Newsflash: Mexicans don’t eat chimichangas. In fact, Graciela Fuentes, of the nostalgically industrial line Tirana Jewelry, had never even heard of one until she moved to the U.S. for college. And since then, she’s done a stellar job avoiding them, instead unearthing the best, most legit Mexican food NYC has to offer. —jackie varriano
“One of the owners Felipe (a.k.a. Sonido Discoayacan) and I used to DJ at the same parties many years ago. He has an amazing selection of Mexican music, and the food and décor are super authentic—I really feel at-home when I go. Whenever someone visits from Mexico and is feeling homesick, I’ll take them there. I love their guacamole. I think is one of the best in town!”

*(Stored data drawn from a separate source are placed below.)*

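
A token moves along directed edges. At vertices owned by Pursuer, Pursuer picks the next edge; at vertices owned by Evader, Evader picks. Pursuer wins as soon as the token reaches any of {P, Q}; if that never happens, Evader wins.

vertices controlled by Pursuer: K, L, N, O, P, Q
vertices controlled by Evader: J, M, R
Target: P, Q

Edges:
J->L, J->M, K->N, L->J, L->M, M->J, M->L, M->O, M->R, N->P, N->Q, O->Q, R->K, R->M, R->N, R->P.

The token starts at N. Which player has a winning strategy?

Pursuer

A0 = {P, Q}
A1: add {N, O} — N (Pursuer) has N→P; O (Pursuer) has O→Q.
N ∈ A1, so Pursuer can force the target.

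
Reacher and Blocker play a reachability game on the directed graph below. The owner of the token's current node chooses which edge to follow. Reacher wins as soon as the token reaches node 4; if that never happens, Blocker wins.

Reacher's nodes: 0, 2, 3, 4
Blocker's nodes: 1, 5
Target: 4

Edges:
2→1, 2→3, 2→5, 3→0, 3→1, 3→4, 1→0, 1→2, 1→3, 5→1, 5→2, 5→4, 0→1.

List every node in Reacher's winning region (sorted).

2, 3, 4

A0 = {4}
A1: add {3} — 3 (Reacher) has 3→4.
A2: add {2} — 2 (Reacher) has 2→3.
A3 = A2; e.g. 0 (Reacher) has no edge into A2. Fixed point.
Reacher's winning region = {2, 3, 4}.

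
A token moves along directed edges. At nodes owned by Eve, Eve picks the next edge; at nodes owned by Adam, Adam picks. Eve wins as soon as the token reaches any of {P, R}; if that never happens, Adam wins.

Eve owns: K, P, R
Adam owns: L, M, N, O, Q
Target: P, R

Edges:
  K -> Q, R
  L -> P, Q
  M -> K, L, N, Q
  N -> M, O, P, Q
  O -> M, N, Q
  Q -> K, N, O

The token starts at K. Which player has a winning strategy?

Eve

A0 = {P, R}
A1: add {K} — K (Eve) has K→R.
A2 = A1; e.g. L (Adam) can still go to Q. Fixed point.
K ∈ A1, so Eve can force the target.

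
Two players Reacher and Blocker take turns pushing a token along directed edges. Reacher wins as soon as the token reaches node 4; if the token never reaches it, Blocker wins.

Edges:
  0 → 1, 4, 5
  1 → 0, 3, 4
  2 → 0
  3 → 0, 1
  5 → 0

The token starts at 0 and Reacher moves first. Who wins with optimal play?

Track states (vertex, player-to-move).
A0 = {(4,Reacher), (4,Blocker)}
A1: add {(0,Reacher), (1,Reacher)}.
(0,Reacher) ∈ A1 ⇒ Reacher forces the target.

Reacher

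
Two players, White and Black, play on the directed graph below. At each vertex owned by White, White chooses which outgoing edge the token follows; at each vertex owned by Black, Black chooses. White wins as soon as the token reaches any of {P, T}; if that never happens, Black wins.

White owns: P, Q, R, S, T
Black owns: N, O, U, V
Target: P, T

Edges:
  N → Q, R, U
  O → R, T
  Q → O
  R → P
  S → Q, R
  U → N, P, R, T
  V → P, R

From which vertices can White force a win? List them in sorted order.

A0 = {P, T}
A1: add {R} — R (White) has R→P.
A2: add {O, S, V} — O (Black): all of {R, T} already in; S (White) has S→R; V (Black): all of {P, R} already in.
A3: add {Q} — Q (White) has Q→O.
A4 = A3; e.g. N (Black) can still go to U. Fixed point.
White's winning region = {O, P, Q, R, S, T, V}.

O, P, Q, R, S, T, V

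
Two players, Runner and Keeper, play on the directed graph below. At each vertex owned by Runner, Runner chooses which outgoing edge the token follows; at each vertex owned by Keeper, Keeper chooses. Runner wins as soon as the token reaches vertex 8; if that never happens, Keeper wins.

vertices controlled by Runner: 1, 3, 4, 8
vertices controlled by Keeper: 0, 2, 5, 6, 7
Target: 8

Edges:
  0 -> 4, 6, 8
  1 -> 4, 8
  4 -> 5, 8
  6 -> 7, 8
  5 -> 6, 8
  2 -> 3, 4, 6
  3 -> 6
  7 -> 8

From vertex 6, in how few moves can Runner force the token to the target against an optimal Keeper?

2

A0 = {8}
A1: add {1, 4, 7} — 1 (Runner) has 1→8; 4 (Runner) has 4→8; 7 (Keeper): all of {8} already in.
A2: add {6} — 6 (Keeper): all of {7, 8} already in.
6 enters the attractor at level 2, so Runner can force the target in 2 moves from there.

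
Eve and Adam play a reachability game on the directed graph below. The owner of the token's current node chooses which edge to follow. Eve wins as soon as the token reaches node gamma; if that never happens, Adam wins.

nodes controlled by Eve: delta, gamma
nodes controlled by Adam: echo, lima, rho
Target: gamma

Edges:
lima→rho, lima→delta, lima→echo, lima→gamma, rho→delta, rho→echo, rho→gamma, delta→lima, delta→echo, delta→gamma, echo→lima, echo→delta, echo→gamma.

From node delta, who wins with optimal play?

A0 = {gamma}
A1: add {delta} — delta (Eve) has delta→gamma.
A2 = A1; e.g. lima (Adam) can still go to rho. Fixed point.
delta ∈ A1, so Eve can force the target.

Eve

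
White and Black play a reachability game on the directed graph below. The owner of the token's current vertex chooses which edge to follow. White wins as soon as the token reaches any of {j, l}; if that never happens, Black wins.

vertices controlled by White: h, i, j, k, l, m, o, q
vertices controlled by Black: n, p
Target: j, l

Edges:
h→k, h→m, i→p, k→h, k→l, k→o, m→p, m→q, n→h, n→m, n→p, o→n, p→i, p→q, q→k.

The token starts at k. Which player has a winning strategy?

A0 = {j, l}
A1: add {k} — k (White) has k→l.
k ∈ A1, so White can force the target.

White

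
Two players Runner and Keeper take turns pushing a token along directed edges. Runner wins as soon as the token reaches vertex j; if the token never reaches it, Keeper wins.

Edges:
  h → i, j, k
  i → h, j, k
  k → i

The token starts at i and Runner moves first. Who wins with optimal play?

Track states (vertex, player-to-move).
A0 = {(j,Runner), (j,Keeper)}
A1: add {(h,Runner), (i,Runner)}.
(i,Runner) ∈ A1 ⇒ Runner forces the target.

Runner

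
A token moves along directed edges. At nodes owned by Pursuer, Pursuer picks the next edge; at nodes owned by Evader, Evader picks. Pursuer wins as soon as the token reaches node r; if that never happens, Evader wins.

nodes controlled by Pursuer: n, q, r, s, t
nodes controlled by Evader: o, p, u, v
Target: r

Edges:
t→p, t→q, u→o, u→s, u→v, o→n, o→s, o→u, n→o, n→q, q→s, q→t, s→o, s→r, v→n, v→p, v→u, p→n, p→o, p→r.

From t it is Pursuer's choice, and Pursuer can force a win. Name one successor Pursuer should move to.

q

A0 = {r}
A1: add {s} — s (Pursuer) has s→r.
A2: add {q} — q (Pursuer) has q→s.
A3: add {n, t} — n (Pursuer) has n→q; t (Pursuer) has t→q.
A4 = A3; e.g. o (Evader) can still go to u. Fixed point.
From t, successor q is in the attractor (rank 2); the other successor p is not.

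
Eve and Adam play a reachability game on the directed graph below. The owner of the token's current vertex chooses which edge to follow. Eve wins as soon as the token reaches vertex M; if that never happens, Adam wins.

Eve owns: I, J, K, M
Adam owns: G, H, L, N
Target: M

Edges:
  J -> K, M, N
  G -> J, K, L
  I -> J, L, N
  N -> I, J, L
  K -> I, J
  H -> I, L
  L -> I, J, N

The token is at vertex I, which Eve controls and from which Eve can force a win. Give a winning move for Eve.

J

A0 = {M}
A1: add {J} — J (Eve) has J→M.
A2: add {I, K} — I (Eve) has I→J; K (Eve) has K→J.
A3 = A2; e.g. G (Adam) can still go to L. Fixed point.
From I, successor J is in the attractor (rank 1); the other successors L, N are not.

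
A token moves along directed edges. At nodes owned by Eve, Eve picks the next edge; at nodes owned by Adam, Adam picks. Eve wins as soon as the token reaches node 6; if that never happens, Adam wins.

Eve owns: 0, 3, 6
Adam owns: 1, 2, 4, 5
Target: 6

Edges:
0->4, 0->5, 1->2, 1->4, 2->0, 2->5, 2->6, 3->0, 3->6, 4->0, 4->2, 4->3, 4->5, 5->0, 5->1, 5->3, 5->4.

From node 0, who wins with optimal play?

Adam

A0 = {6}
A1: add {3} — 3 (Eve) has 3→6.
A2 = A1; e.g. 0 (Eve) has no edge into A1. Fixed point.
0 never enters the attractor, so Adam can avoid the target forever.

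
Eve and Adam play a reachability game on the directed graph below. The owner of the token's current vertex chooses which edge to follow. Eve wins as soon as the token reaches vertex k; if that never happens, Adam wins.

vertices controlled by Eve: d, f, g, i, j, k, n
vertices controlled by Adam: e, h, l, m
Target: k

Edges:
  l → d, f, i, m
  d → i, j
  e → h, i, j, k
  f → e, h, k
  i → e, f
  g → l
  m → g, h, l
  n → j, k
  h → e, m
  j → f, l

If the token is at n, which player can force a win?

A0 = {k}
A1: add {f, n} — f (Eve) has f→k; n (Eve) has n→k.
n ∈ A1, so Eve can force the target.

Eve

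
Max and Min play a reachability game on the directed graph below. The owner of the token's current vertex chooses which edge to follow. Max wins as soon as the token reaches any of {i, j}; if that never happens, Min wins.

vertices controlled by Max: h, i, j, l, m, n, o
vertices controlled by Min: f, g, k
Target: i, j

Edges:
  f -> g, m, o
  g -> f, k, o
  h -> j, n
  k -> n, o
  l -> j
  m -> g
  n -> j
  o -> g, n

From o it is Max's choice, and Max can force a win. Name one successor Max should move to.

n

A0 = {i, j}
A1: add {h, l, n} — h (Max) has h→j; l (Max) has l→j; n (Max) has n→j.
A2: add {o} — o (Max) has o→n.
A3: add {k} — k (Min): all of {n, o} already in.
A4 = A3; e.g. f (Min) can still go to g. Fixed point.
From o, successor n is in the attractor (rank 1); the other successor g is not.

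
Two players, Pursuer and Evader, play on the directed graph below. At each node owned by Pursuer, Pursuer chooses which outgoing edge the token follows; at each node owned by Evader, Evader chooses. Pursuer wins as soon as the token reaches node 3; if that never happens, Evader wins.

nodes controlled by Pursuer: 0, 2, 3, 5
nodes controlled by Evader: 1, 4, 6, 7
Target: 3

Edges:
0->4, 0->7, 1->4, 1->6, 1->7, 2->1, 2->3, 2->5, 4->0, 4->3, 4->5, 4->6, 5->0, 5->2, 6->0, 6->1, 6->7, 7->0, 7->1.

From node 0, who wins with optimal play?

A0 = {3}
A1: add {2} — 2 (Pursuer) has 2→3.
A2: add {5} — 5 (Pursuer) has 5→2.
A3 = A2; e.g. 0 (Pursuer) has no edge into A2. Fixed point.
0 never enters the attractor, so Evader can avoid the target forever.

Evader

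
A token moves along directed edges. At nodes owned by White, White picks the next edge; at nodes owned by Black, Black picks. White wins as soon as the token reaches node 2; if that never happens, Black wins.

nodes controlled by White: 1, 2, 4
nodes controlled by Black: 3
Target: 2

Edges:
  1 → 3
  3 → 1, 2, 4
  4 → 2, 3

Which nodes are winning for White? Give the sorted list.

2, 4

A0 = {2}
A1: add {4} — 4 (White) has 4→2.
A2 = A1; e.g. 1 (White) has no edge into A1. Fixed point.
White's winning region = {2, 4}.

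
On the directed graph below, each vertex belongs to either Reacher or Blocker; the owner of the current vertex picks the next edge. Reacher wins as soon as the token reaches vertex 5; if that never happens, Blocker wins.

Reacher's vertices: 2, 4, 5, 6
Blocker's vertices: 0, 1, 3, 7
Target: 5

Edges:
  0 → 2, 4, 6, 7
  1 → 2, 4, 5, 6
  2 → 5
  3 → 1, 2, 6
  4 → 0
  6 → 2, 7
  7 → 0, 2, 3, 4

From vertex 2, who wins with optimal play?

A0 = {5}
A1: add {2} — 2 (Reacher) has 2→5.
2 ∈ A1, so Reacher can force the target.

Reacher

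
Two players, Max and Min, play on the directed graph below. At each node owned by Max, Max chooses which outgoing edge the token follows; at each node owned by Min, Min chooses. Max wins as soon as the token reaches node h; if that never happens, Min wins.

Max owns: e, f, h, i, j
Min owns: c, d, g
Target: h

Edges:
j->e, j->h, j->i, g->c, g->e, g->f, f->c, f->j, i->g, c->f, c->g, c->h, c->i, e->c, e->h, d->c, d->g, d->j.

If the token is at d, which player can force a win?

Min

A0 = {h}
A1: add {e, j} — e (Max) has e→h; j (Max) has j→h.
A2: add {f} — f (Max) has f→j.
A3 = A2; e.g. c (Min) can still go to g. Fixed point.
d never enters the attractor, so Min can avoid the target forever.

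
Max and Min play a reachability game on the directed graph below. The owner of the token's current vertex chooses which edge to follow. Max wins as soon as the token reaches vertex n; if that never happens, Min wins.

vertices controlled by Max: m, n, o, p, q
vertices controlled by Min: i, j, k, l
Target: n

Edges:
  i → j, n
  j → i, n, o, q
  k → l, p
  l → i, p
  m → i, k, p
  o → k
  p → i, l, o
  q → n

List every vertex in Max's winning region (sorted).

n, q

A0 = {n}
A1: add {q} — q (Max) has q→n.
A2 = A1; e.g. i (Min) can still go to j. Fixed point.
Max's winning region = {n, q}.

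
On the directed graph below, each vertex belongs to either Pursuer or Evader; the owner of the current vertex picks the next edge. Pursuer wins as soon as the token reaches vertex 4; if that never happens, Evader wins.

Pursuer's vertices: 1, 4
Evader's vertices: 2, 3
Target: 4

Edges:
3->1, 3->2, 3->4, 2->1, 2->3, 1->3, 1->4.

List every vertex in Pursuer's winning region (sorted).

A0 = {4}
A1: add {1} — 1 (Pursuer) has 1→4.
A2 = A1; e.g. 2 (Evader) can still go to 3. Fixed point.
Pursuer's winning region = {1, 4}.

1, 4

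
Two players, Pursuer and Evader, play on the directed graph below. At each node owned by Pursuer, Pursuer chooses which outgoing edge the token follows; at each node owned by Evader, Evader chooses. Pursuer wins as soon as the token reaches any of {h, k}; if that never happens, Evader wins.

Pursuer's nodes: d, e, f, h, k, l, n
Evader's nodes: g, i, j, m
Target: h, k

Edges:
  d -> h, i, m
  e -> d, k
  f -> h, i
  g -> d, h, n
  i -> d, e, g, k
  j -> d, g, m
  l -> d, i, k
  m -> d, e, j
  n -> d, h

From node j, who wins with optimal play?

A0 = {h, k}
A1: add {d, e, f, l, n} — d (Pursuer) has d→h; e (Pursuer) has e→k; f (Pursuer) has f→h; l (Pursuer) has l→k; n (Pursuer) has n→h.
A2: add {g} — g (Evader): all of {d, h, n} already in.
A3: add {i} — i (Evader): all of {d, e, g, k} already in.
A4 = A3; e.g. j (Evader) can still go to m. Fixed point.
j never enters the attractor, so Evader can avoid the target forever.

Evader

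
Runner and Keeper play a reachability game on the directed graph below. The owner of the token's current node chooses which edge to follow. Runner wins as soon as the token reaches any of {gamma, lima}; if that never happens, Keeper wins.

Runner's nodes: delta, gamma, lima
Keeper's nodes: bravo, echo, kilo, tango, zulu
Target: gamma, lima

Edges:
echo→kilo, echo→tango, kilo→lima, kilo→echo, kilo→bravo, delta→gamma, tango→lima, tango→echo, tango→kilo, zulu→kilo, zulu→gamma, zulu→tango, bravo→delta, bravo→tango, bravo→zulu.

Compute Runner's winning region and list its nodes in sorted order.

delta, gamma, lima

A0 = {gamma, lima}
A1: add {delta} — delta (Runner) has delta→gamma.
A2 = A1; e.g. echo (Keeper) can still go to kilo. Fixed point.
Runner's winning region = {delta, gamma, lima}.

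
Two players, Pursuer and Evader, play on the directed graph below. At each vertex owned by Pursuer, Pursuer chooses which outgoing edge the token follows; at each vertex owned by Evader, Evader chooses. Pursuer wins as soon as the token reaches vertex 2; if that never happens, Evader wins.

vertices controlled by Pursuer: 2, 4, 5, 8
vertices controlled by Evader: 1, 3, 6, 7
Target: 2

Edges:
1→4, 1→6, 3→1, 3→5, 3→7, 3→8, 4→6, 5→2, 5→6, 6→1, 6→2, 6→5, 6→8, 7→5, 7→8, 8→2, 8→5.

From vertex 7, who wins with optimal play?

A0 = {2}
A1: add {5, 8} — 5 (Pursuer) has 5→2; 8 (Pursuer) has 8→2.
A2: add {7} — 7 (Evader): all of {5, 8} already in.
A3 = A2; e.g. 1 (Evader) can still go to 4. Fixed point.
7 ∈ A2, so Pursuer can force the target.

Pursuer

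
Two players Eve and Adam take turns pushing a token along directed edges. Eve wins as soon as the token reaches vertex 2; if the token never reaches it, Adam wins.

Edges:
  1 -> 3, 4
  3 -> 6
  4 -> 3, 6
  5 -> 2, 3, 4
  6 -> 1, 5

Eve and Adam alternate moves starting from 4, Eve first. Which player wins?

Adam

Track states (vertex, player-to-move).
A0 = {(2,Eve), (2,Adam)}
A1: add {(5,Eve)}.
A2 = A1; e.g. (1,Eve) stays out. (4,Eve) never enters ⇒ Adam avoids the target.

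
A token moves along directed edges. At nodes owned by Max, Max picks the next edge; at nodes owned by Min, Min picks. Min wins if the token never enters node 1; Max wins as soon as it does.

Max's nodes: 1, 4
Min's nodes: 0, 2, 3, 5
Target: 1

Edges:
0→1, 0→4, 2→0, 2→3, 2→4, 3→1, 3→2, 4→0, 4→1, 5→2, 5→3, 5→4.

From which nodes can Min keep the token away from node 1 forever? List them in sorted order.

2, 3, 5

A0 = {1}
A1: add {4} — 4 (Max) has 4→1.
A2: add {0} — 0 (Min): all of {1, 4} already in.
A3 = A2; e.g. 2 (Min) can still go to 3. Fixed point.
Max's attractor = {0, 1, 4}; Min avoids the target exactly from the complement.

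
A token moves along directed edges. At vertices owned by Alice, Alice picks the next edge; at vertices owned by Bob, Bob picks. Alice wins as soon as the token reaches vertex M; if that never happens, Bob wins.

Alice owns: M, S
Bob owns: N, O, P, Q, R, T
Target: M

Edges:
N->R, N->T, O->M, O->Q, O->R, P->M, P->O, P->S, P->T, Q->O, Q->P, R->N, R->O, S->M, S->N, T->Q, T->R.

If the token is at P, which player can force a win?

Bob

A0 = {M}
A1: add {S} — S (Alice) has S→M.
A2 = A1; e.g. N (Bob) can still go to R. Fixed point.
P never enters the attractor, so Bob can avoid the target forever.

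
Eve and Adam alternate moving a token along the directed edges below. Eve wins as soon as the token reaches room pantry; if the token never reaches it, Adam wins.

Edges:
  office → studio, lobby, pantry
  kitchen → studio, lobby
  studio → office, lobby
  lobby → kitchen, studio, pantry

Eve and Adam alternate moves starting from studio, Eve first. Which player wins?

Track states (vertex, player-to-move).
A0 = {(pantry,Eve), (pantry,Adam)}
A1: add {(office,Eve), (lobby,Eve)}.
A2: add {(studio,Adam)}.
A3: add {(kitchen,Eve)}.
A4 = A3; e.g. (office,Adam) stays out. (studio,Eve) never enters ⇒ Adam avoids the target.

Adam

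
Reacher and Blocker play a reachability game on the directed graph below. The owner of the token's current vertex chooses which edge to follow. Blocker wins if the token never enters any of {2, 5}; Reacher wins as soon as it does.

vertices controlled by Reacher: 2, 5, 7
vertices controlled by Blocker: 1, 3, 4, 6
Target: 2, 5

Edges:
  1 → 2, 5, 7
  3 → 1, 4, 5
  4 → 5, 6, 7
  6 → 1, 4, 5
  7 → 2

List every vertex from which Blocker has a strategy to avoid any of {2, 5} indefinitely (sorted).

3, 4, 6

A0 = {2, 5}
A1: add {7} — 7 (Reacher) has 7→2.
A2: add {1} — 1 (Blocker): all of {2, 5, 7} already in.
A3 = A2; e.g. 3 (Blocker) can still go to 4. Fixed point.
Reacher's attractor = {1, 2, 5, 7}; Blocker avoids the target exactly from the complement.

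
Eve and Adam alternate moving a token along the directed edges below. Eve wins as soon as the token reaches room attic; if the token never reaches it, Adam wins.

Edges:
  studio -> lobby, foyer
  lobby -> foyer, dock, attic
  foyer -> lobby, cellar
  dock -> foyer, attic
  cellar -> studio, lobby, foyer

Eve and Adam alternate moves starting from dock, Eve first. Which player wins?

Eve

Track states (vertex, player-to-move).
A0 = {(attic,Eve), (attic,Adam)}
A1: add {(lobby,Eve), (dock,Eve)}.
(dock,Eve) ∈ A1 ⇒ Eve forces the target.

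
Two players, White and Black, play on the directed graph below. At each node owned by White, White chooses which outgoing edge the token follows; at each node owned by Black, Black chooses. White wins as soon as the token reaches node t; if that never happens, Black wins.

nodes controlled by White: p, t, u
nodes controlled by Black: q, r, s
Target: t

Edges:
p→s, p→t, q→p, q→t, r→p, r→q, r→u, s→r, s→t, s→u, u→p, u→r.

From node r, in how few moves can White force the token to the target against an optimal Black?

3

A0 = {t}
A1: add {p} — p (White) has p→t.
A2: add {q, u} — q (Black): all of {p, t} already in; u (White) has u→p.
A3: add {r} — r (Black): all of {p, q, u} already in.
r enters the attractor at level 3, so White can force the target in 3 moves from there.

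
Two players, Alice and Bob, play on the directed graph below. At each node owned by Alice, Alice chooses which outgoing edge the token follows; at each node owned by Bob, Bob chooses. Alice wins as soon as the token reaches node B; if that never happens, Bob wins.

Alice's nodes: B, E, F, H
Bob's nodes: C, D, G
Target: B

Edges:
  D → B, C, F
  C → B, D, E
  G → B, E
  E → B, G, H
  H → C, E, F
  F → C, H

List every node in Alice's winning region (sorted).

A0 = {B}
A1: add {E} — E (Alice) has E→B.
A2: add {G, H} — G (Bob): all of {B, E} already in; H (Alice) has H→E.
A3: add {F} — F (Alice) has F→H.
A4 = A3; e.g. C (Bob) can still go to D. Fixed point.
Alice's winning region = {B, E, F, G, H}.

B, E, F, G, H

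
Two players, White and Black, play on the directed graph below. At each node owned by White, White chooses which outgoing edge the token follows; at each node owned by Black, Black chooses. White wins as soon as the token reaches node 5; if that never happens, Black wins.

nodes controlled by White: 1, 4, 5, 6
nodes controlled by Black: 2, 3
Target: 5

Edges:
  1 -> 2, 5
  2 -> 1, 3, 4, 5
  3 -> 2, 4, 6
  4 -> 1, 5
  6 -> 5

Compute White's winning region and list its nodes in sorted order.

1, 4, 5, 6

A0 = {5}
A1: add {1, 4, 6} — 1 (White) has 1→5; 4 (White) has 4→5; 6 (White) has 6→5.
A2 = A1; e.g. 2 (Black) can still go to 3. Fixed point.
White's winning region = {1, 4, 5, 6}.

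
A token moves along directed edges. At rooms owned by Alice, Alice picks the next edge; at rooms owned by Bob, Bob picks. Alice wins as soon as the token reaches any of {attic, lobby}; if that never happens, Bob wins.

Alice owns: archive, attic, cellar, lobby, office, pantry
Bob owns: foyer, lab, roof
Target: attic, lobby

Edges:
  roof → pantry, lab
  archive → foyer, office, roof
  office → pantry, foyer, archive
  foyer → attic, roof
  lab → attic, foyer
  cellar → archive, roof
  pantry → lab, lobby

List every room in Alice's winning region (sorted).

A0 = {attic, lobby}
A1: add {pantry} — pantry (Alice) has pantry→lobby.
A2: add {office} — office (Alice) has office→pantry.
A3: add {archive} — archive (Alice) has archive→office.
A4: add {cellar} — cellar (Alice) has cellar→archive.
A5 = A4; e.g. foyer (Bob) can still go to roof. Fixed point.
Alice's winning region = {archive, attic, cellar, lobby, office, pantry}.

archive, attic, cellar, lobby, office, pantry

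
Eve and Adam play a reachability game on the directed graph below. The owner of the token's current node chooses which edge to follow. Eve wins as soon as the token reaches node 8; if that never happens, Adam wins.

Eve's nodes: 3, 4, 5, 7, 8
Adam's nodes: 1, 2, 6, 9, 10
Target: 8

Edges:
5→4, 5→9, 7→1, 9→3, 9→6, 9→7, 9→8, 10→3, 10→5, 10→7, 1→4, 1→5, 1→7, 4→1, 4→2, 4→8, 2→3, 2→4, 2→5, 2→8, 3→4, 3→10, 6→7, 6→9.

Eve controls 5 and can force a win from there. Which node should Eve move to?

4

A0 = {8}
A1: add {4} — 4 (Eve) has 4→8.
A2: add {3, 5} — 3 (Eve) has 3→4; 5 (Eve) has 5→4.
A3: add {2} — 2 (Adam): all of {3, 4, 5, 8} already in.
A4 = A3; e.g. 1 (Adam) can still go to 7. Fixed point.
From 5, successor 4 is in the attractor (rank 1); the other successor 9 is not.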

“Ok, this place is not fully Mexican, but that’s what makes is great. This super-cute restaurant-bar serves French-slash-Mexican food. I was a bit skeptical the first time I went, but after my first bite of the Mexican steak tartare—hand-cut beef, shallots, cornichons, cilantro, and pico de gallo—I had no more doubts.”
“Bushwick has a big Mexican population, so there are a lot of taquerias and restaurants to choose from in the neighborhood. I’ve tried a lot of them, and I always go back to Mally’s, which is actually a deli and grocery store with a tiny kitchen in the back. In Northern Mexico where I’m from, we eat a lot of carne asada, and one of my favorite carna asada dishes is alambre, which typically involves beef, bacon, onions, and bell peppers on a skewer with melted cheese on top. At Mally’s you can get it with either bacon or chorizo! Yeah!”
“It’s definitely unexpected to find this Mexican lounge in the middle of Chinatown among Vietnamese and Chinese restaurants. This place is better known for their pulque-based drinks, but my favorite things here are the enchiladas suizas. The super-rich tomatillo sauce gives them a delicious, citrusy taste.”
“Whenever I find myself in Spanish Harlem, I always make my way to El Paso. They have delicious elote—corn on the cob covered in mayo, cotija cheese, lime, and chile piquin. Mexicans will find a way to add chile to everything. I like to sneak a travel-size container of chile powder in when I go to the movies so I can pour it over my popcorn.”